Thousands still without power as cleanup begins

The storm has passed and the cleanup is underway in Barnwell County.

Winter Storm Pax left thousands in the county without power after frozen tree limbs, and in some cases entire trees, fell and brought power lines down with them.

Over 2,000 SCE&G customers are still without power in Barnwell County. The figure had risen to more than 5,000 by Thursday afternoon before crews began to turn the battle in their favor as the weather warmed and ice began to melt. The company brought in workers from other states to help restore customers' power as quickly as possible.

Edisto Electric at one point Thursday had 14,000 out of nearly 20,000 customers in eight counties without power. That figure was estimated at around 10,000 by noon Friday and a representative with the cooperative said crews have arrived from Kentucky and North Carolina to assist with power restoration.

The vast majority of Edisto Electric customers should have their power back on by Saturday evening, the representative said.

The majority of residents in the city of Barnwell and the towns of Williston and Blackville had power by noon Friday, and roads in those areas are mostly clear, officials said.

Barnwell Fire Chief Tony Dicks said the smaller towns and unincorporated areas of the county will see longer outages because homes are more spread out and crews focus on the higher density areas first.

Southern Palmetto Hospital lost power during the storm but now has full power. It has generators and can continue to operate if power is lost.

Life was starting to return to normal as businesses and restaurants opened later in the day Thursday and Friday morning. Roads were filled with traffic Friday morning as people headed to work and to buy supplies for the long cleanup process ahead of them.

County schools were closed Friday and will re-open Tuesday. Monday is Presidents Day, a federal holiday.

Barnwell City Administrator John Zawacki said crews are still working to clear fallen limbs from streets and that residents can start putting their debris on the side of the road. The city is working with the county to bring in a cleanup crew to pickup the debris in the coming days and weeks. The county has a company on retainer for that job, Zawacki said.

The main focus in the town of Williston is clearing the streets too, Town Administrator Kenny Cook said, and crews are making good progress. He said that would continue to be the focus in the next few days.

Cook asked that people clearing debris in their yard simply put it by the side of the road and cut it into pieces no longer than 5 feet.

Cook said Wednesday's regular garbage route should be run today. Residents whose garbage isn't picked up can leave it by the side of the road and call town hall if it's not picked up by Friday.

Blackville Mayor Mike Beasley said power is coming back on across the town and crews are working to clear the roads, which he said are in good shape. He said the town is working on a cleanup plan and residents should call Town Hall with questions or issues to report.

County offices were closed Friday, but the county's Emergency Management Director Roger Riley and his crews were working to survey the situation, clear roads of debris and assist residents. 

County Administrator Pickens Williams Jr. has been out with crews and said they are working on secondary roads and dirt roads, which still have plenty of debris on them. He said the county's public works crew, Sheriff's Department and firefighters are working together.

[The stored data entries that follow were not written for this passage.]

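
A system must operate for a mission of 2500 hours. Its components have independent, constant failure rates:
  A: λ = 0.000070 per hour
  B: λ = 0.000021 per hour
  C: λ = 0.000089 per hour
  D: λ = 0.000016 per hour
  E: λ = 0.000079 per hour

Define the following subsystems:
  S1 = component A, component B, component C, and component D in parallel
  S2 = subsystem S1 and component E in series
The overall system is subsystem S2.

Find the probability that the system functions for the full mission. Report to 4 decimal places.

0.8207

R(A) = exp(−0.000070 × 2500) = 0.839457
R(B) = exp(−0.000021 × 2500) = 0.948854
R(C) = exp(−0.000089 × 2500) = 0.800515
R(D) = exp(−0.000016 × 2500) = 0.960789
R(E) = exp(−0.000079 × 2500) = 0.820780
Parallel (A, B, C, and D): 1 − (1 − 0.839457)(1 − 0.948854)(1 − 0.800515)(1 − 0.960789) = 0.999936
Series ([0.999936] and E): 0.999936 × 0.820780 = 0.8207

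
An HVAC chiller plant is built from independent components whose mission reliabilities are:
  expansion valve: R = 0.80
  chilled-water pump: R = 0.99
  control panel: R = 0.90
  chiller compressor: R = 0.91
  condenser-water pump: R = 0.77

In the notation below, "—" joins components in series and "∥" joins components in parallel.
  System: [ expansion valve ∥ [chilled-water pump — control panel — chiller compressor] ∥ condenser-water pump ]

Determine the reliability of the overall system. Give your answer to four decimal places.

Series (chilled-water pump, control panel, and chiller compressor): 0.990000 × 0.900000 × 0.910000 = 0.810810
Parallel (expansion valve, [0.810810], and condenser-water pump): 1 − (1 − 0.800000)(1 − 0.810810)(1 − 0.770000) = 0.9913

0.9913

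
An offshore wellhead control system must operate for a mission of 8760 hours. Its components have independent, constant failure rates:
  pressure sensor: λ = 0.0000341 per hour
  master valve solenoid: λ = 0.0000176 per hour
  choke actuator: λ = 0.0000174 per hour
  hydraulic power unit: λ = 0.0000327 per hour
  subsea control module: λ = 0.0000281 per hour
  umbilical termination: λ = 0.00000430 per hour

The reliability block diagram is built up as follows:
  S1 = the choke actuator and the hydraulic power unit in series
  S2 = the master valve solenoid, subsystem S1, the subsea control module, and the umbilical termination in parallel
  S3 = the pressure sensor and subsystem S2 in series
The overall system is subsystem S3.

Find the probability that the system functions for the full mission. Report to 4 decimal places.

R(pressure sensor) = exp(−0.0000341 × 8760) = 0.741770
R(master valve solenoid) = exp(−0.0000176 × 8760) = 0.857121
R(choke actuator) = exp(−0.0000174 × 8760) = 0.858624
R(hydraulic power unit) = exp(−0.0000327 × 8760) = 0.750923
R(subsea control module) = exp(−0.0000281 × 8760) = 0.781800
R(umbilical termination) = exp(−0.00000430 × 8760) = 0.963033
Series (choke actuator and hydraulic power unit): 0.858624 × 0.750923 = 0.644761
Parallel (master valve solenoid, [0.644761], subsea control module, and umbilical termination): 1 − (1 − 0.857121)(1 − 0.644761)(1 − 0.781800)(1 − 0.963033) = 0.999591
Series (pressure sensor and [0.999591]): 0.741770 × 0.999591 = 0.7415

0.7415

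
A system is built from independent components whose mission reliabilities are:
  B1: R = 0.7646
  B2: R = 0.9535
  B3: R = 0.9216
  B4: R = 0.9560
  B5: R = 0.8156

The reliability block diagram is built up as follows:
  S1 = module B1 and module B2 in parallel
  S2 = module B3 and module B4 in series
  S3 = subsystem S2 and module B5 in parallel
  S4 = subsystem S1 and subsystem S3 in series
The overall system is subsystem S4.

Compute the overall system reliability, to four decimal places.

Parallel (B1 and B2): 1 − (1 − 0.764600)(1 − 0.953500) = 0.989054
Series (B3 and B4): 0.921600 × 0.956000 = 0.881050
Parallel ([0.881050] and B5): 1 − (1 − 0.881050)(1 − 0.815600) = 0.978066
Series ([0.989054] and [0.978066]): 0.989054 × 0.978066 = 0.9674

0.9674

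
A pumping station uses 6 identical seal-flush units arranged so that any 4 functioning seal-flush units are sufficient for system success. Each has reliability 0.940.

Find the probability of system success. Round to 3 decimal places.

0.996

R = Σ_{i=4}^{6} C(6,i) p^i (1−p)^{6−i} with p = 0.940
C(6,4)·0.940^4·0.060^2 = 0.04216
C(6,5)·0.940^5·0.060^1 = 0.26421
C(6,6)·0.940^6·0.060^0 = 0.68987
Sum = 0.996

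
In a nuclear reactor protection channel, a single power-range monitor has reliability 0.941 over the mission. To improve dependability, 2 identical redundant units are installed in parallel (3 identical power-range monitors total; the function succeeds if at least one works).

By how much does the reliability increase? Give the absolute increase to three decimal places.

R_before = 0.941
R_after = 1 − (1 − 0.941)^3 = 1.000
ΔR = 1.000 − 0.941 = 0.059

0.059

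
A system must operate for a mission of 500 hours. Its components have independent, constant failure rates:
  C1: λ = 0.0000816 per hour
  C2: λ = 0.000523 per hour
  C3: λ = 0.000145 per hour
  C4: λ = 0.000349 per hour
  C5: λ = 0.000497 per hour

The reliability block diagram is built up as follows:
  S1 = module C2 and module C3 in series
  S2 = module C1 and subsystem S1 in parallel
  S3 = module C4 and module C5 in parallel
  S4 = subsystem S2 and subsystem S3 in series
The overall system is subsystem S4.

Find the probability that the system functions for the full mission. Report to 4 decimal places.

R(C1) = exp(−0.0000816 × 500) = 0.960021
R(C2) = exp(−0.000523 × 500) = 0.769896
R(C3) = exp(−0.000145 × 500) = 0.930066
R(C4) = exp(−0.000349 × 500) = 0.839877
R(C5) = exp(−0.000497 × 500) = 0.779970
Series (C2 and C3): 0.769896 × 0.930066 = 0.716054
Parallel (C1 and [0.716054]): 1 − (1 − 0.960021)(1 − 0.716054) = 0.988648
Parallel (C4 and C5): 1 − (1 − 0.839877)(1 − 0.779970) = 0.964768
Series ([0.988648] and [0.964768]): 0.988648 × 0.964768 = 0.9538

0.9538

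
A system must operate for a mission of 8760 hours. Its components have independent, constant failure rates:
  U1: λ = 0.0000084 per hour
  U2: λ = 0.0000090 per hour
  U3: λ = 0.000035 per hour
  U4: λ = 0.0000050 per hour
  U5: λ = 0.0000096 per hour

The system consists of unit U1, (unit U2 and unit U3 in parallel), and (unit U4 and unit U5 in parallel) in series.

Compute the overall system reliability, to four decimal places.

R(U1) = exp(−0.0000084 × 8760) = 0.929058
R(U2) = exp(−0.0000090 × 8760) = 0.924188
R(U3) = exp(−0.000035 × 8760) = 0.735945
R(U4) = exp(−0.0000050 × 8760) = 0.957145
R(U5) = exp(−0.0000096 × 8760) = 0.919343
Parallel (U2 and U3): 1 − (1 − 0.924188)(1 − 0.735945) = 0.979981
Parallel (U4 and U5): 1 − (1 − 0.957145)(1 − 0.919343) = 0.996543
Series (U1, [0.979981], and [0.996543]): 0.929058 × 0.979981 × 0.996543 = 0.9073

0.9073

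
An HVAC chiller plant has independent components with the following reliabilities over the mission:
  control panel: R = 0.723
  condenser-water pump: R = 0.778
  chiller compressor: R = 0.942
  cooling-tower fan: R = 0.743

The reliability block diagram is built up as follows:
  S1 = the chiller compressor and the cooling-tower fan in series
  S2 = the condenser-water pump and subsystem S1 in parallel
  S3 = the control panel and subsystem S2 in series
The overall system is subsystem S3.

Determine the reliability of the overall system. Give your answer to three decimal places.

Series (chiller compressor and cooling-tower fan): 0.94200 × 0.74300 = 0.69991
Parallel (condenser-water pump and [0.69991]): 1 − (1 − 0.77800)(1 − 0.69991) = 0.93338
Series (control panel and [0.93338]): 0.72300 × 0.93338 = 0.675

0.675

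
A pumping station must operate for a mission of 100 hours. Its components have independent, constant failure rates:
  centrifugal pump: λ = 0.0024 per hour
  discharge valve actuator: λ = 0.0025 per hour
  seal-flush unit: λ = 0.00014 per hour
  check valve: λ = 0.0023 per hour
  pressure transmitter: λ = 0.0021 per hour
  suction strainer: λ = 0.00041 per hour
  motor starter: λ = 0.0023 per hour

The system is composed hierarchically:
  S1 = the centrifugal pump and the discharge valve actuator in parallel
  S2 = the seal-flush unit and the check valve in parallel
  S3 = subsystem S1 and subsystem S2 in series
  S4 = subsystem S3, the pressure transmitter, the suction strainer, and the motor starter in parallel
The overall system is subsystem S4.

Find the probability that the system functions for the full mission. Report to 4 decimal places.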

Residents should not bring their debris to the county landfill, officials have said. The state has been declared a federal disaster zone, which means communities can receive Federal Emergency Management Agency funds to help pay for the cleanup process. The towns and county must keep track of expenses and follow specific protocol to receive funds.

Officials are encouraging people to be patient, especially with power outages. If you don't have power and think there may be damaged lines in your area, you should call your power provider to notify them.

Town and county officials are working together to develop a cleanup plan for all the debris. Cook, in Williston, said the town may look into finding a place to burn all the fallen limbs and debris.

Officals expressed their gratitude and thanks to all the crews and firefighters who worked during the storm and will continue to work during the cleanup.

Dicks said people without power should switch off their main breaker to avoid any power surges or issues that could occur if there is a damaged power line in their area. 

If you don't have power and are trying to heat your home, make sure you use an appliance that is approved for indoor use, Dicks said. Don't use charcoal and lighter fluid indoors, he said.